I use multiple actors for different jobs.
I defined different functions for each job, and their computation time differ.
Therefore, I want to assign a whole GPU for the heavy-load actor and share the other GPU for light actors.
However, I cannot find how to assign a specific actor to a specific GPU.
@jsuarez5341
It seems a reasonable workaround.
However, if you have several machines with different GPU,
for example, one with 1080TI, and the other with RTX3090.
I want to assign a heavy actor to RTX3090.
I cannot find how to.
Technically, you might be able to specify custom resources per machine depending on how you spin up your Ray cluster… can’t think of anything simpler though
@kyunghyun.lee doesthis describe what you’re trying to do?
I don’t think we have a constant for those GPU’s specifically (contribution welcome though), but you should be able to find the right string in the available resources (it will probably be called accelerator_type:1080TI or something like that).
I tried to follow the answer. But it is still not clear how to use desired GPUs. Here’s my code that taken from Hugginface.
# Create Ray actors only for rank 0.
if ("LOCAL_RANK" not in os.environ or os.environ["LOCAL_RANK"] == 0) and (
"NODE_RANK" not in os.environ or os.environ["NODE_RANK"] == 0
):
remote_cls = ray.remote(RayRetriever)
named_actors = [
remote_cls.options(name="retrieval_worker_{}".format(i)).remote()
for i in range(args.num_retrieval_workers)
]
else:
logger.info(
"Getting named actors for NODE_RANK {}, LOCAL_RANK {}".format(
os.environ["NODE_RANK"], os.environ["LOCAL_RANK"]
)
)
named_actors = [ray.get_actor("retrieval_worker_{}".format(i)) for i in range(args.num_retrieval_workers)]
This is how I initialized the ray cluster according to this huggingface code.
As you can see it get created with GPU device 0 and, kind of gets copied in other devices. Now I want to execute this worker in a preferred GPU. Let’s say GPU ranked 4th. How to do this?
Hey @Shamane_Siriwardhana , Ray makes the assumption that all GPU’s on a single node are identical. Can you provide some more context about why you want the actor to run on the 5th GPU specifically?
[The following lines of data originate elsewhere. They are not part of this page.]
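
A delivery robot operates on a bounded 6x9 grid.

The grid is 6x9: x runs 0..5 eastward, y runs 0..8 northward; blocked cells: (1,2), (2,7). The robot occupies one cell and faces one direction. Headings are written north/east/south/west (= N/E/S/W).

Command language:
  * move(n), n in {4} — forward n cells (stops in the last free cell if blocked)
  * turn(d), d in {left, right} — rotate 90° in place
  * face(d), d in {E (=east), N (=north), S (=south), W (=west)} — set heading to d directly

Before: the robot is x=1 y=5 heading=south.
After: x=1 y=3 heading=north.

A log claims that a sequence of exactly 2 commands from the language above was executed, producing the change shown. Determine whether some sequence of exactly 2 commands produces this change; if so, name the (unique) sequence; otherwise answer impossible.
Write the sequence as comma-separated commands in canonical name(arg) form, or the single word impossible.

key: move(4) is stopped early by the blocked cell at (1,2)
begin: x=1 y=5 heading=south
t=1 move(4) ⇒ x=1 y=3 heading=south
t=2 face(N) ⇒ x=1 y=3 heading=north
uniquely the one of 49 2-step routes that fits.

move(4), face(N)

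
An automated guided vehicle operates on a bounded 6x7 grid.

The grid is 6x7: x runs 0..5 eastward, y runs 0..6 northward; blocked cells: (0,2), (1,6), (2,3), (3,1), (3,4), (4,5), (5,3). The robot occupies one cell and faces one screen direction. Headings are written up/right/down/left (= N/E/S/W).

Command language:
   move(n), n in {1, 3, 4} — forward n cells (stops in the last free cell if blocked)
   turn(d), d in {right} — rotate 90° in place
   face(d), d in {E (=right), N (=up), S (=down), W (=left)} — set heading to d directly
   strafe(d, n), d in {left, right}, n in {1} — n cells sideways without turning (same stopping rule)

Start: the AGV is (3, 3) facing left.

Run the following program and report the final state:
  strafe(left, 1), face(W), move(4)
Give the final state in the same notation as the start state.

(1, 2) facing left

t0: (3, 3) facing left
step 1 (strafe(left, 1)): (3, 2) facing left
step 2 (face(W)): (3, 2) facing left
step 3 (move(4)): (1, 2) facing left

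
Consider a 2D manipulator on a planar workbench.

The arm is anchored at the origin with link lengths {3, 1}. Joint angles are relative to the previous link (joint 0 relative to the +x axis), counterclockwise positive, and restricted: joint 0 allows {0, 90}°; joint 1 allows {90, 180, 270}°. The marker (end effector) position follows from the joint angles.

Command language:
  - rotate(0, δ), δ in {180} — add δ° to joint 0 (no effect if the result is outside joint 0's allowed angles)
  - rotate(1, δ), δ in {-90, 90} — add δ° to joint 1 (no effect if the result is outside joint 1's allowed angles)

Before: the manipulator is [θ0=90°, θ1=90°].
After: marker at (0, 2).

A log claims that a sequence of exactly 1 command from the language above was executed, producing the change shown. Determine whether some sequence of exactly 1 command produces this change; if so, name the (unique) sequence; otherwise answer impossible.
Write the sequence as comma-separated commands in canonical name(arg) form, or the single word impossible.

rotate(1, 90)

start: [θ0=90°, θ1=90°]
1. rotate(1, 90) → [θ0=90°, θ1=180°]
no other 1-command option fits: unique.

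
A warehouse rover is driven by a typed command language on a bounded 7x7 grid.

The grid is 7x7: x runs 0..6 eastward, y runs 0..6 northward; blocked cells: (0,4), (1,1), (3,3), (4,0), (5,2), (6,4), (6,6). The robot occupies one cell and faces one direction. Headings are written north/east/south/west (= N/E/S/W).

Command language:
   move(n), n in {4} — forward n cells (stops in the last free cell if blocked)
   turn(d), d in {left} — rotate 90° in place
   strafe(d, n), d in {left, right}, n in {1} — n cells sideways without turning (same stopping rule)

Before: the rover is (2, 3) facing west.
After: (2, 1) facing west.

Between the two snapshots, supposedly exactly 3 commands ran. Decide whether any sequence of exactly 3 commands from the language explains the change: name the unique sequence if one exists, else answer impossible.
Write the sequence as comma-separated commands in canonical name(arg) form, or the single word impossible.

strafe(left, 1), strafe(left, 1), move(4)

key: running move(4) before strafe(left, 1) would end elsewhere — order is forced
begin: (2, 3) facing west
1. strafe(left, 1) → (2, 2) facing west
2. strafe(left, 1) → (2, 1) facing west
3. move(4) → (2, 1) facing west
no other 3-command option fits: unique.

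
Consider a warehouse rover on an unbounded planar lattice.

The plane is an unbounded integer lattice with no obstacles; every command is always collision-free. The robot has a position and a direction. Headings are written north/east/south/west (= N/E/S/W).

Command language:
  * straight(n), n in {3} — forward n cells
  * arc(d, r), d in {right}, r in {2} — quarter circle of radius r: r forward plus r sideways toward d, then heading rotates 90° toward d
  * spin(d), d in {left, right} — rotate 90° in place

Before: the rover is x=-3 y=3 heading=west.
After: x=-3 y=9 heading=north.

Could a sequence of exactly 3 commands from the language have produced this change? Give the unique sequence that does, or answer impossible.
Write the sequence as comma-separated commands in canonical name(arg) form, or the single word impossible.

key: order matters: swapping spin(right) and straight(3) lands elsewhere
from: x=-3 y=3 heading=west
step 1 (spin(right)): x=-3 y=3 heading=north
step 2 (straight(3)): x=-3 y=6 heading=north
step 3 (straight(3)): x=-3 y=9 heading=north
uniquely the one of 64 3-step routes that fits.

spin(right), straight(3), straight(3)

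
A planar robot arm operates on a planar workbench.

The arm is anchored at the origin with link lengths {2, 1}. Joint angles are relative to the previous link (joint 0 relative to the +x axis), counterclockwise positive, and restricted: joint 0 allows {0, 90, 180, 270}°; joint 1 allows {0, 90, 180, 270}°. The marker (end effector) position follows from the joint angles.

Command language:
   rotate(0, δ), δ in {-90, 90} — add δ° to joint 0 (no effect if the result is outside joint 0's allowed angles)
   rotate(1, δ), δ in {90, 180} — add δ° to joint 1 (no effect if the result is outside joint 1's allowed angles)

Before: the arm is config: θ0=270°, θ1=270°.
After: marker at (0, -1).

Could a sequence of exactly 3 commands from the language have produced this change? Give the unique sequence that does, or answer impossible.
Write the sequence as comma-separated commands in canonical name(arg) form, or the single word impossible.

rotate(1, 90), rotate(1, 90), rotate(1, 90)

from: config: θ0=270°, θ1=270°
step 1 (rotate(1, 90)): config: θ0=270°, θ1=0°
step 2 (rotate(1, 90)): config: θ0=270°, θ1=90°
step 3 (rotate(1, 90)): config: θ0=270°, θ1=180°
uniquely the one of 64 3-step routes that fits.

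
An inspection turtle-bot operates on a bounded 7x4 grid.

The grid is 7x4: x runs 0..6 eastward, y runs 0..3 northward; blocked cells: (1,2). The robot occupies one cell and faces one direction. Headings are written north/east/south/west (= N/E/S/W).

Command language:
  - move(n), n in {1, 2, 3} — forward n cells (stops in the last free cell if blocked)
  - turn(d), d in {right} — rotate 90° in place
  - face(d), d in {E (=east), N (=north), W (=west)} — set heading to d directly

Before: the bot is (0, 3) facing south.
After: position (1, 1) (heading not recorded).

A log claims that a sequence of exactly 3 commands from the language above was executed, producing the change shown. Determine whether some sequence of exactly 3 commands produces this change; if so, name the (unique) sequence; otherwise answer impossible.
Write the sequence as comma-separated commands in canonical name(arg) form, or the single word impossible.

move(2), face(E), move(1)

key: running move(1) before move(2) would end elsewhere — order is forced
start: (0, 3) facing south
t=1 move(2) ⇒ (0, 1) facing south
t=2 face(E) ⇒ (0, 1) facing east
t=3 move(1) ⇒ (1, 1) facing east
no other 3-command option fits: unique.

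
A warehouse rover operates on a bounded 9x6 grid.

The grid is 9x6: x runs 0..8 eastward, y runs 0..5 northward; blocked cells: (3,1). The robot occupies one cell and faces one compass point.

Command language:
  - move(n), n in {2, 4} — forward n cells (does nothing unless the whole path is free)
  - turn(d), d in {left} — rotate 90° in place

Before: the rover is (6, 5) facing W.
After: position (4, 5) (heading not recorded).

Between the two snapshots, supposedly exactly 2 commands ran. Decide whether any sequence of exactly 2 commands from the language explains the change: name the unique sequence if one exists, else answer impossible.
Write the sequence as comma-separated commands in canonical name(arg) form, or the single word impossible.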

Due to a memory constrain. While I run the training process I want to calculate some embedding on inputs from a ray worker. Stuff happens inside this works have no effect in gradient graph. During the computation I want to make sure the RAY worker has only access to certain percentage of gpu memory in a given GPU.
In a two GPU setting I assigned the num_gps for 0.25. Then called the RAY worker on GPU ranked 1 ( secondary one). Programme throws me an error saying RAY worker has only one GPU.